Autophagy has been shown to be a key player in preventing aging and diseases of aging, including cancer, cardiovascular disease, diabetes, and neurodegeneration. Notably, research has shown that autophagy genes are responsible for prolonged life span in a variety of long-lived organisms. Now, researchers have uncovered possible novel functions for various autophagy genes, which may control different forms of disposal including misfolded proteins—and ultimately affect aging.
This work is published in Nature Aging, in the paper, “Autophagy protein ATG-16.2 and its WD40 domain mediate the beneficial effects of inhibiting early-acting autophagy genes in C. elegans neurons.”
“While this is very basic research, this work is a reminder that it is critical for us to understand whether we have the whole story about the different genes that have been related to aging or age-related diseases,” said Malene Hansen, PhD, CSO of the Buck Institute Research on Aging. “If the mechanism we found is conserved in other organisms, we speculate that it may play a broader role in aging than has been previously appreciated and may provide a method to improve life span.”
Hansen, a leader in the field of autophagy and aging, was intrigued by an accumulation of evidence that indicated that this was not the only process in which autophagy genes can function.
“There had been this growing notion over the last few years that genes in the early steps of autophagy were ‘moonlighting’ in processes outside of this classical lysosomal degradation,” she said. Additionally, while it is known that multiple autophagy genes are required for the increased life span, the tissue-specific roles of specific autophagy genes are not well defined.
To comprehensively investigate the role that autophagy genes play in neurons, the researchers inhibited autophagy genes functioning at each step of the process in the neurons of C. elegans, and found that neuronal inhibition of early-acting, but not late-acting, autophagy genes, extended life span.
An unexpected aspect was that this life span extension was accompanied by a reduction in aggregated protein in the neurons and an increase in the formation of exophers—first identified in 2017 by Monica Driscoll, PhD, a professor at Rutgers University.

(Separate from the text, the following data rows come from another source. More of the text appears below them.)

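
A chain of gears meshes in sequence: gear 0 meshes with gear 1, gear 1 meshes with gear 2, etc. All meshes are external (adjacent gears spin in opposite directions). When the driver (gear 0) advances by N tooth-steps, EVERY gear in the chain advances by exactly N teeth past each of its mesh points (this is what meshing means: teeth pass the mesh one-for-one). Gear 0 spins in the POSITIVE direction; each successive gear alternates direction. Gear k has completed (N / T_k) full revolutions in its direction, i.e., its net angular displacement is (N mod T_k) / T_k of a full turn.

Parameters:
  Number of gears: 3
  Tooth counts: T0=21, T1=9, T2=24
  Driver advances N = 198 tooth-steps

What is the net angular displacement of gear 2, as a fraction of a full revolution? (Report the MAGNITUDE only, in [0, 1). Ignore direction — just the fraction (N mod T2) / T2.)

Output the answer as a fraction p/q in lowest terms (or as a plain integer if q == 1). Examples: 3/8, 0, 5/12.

Answer: 1/4

Derivation:
Chain of 3 gears, tooth counts: [21, 9, 24]
  gear 0: T0=21, direction=positive, advance = 198 mod 21 = 9 teeth = 9/21 turn
  gear 1: T1=9, direction=negative, advance = 198 mod 9 = 0 teeth = 0/9 turn
  gear 2: T2=24, direction=positive, advance = 198 mod 24 = 6 teeth = 6/24 turn
Gear 2: 198 mod 24 = 6
Fraction = 6 / 24 = 1/4 (gcd(6,24)=6) = 1/4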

Interestingly, worms that formed exophers had reduced protein aggregation and lived significantly longer. This finding suggests a link between this process of this massive disposal event to overall health, said Kumsta. The team found that this process was dependent on a protein called ATG-16.2.
The study identified several new functions for the autophagy protein ATG-16.2, including in exopher formation and life span determination, which led the team to speculate that this protein plays a nontraditional and unexpected role in the aging process. If this same mechanism is operating in other organisms, it may provide a method of manipulating autophagy genes to improve neuronal health and increase life span.
“But first we have to learn more—especially how ATG-16.2 is regulated and whether it is relevant in a broader sense, in other tissues and other species,” Hansen said. The Hansen and Kumsta teams are planning on following up with a number of longevity models, including nematodes, mammalian cell cultures, human blood, and mice.
“Learning if there are multiple functions around autophagy genes like ATG-16.2 is going to be super important in developing potential therapies,” Kumsta said. “It is currently very basic biology, but that is where we are in terms of knowing what those genes do.”
The traditional explanation that aging and autophagy are linked because of lysosomal degradation may need to expand to include additional pathways, which would have to be targeted differently to address the diseases and the problems that are associated with that. “It will be important to know either way,” Hansen said. “The implications of such additional functions may hold a potential paradigm shift.”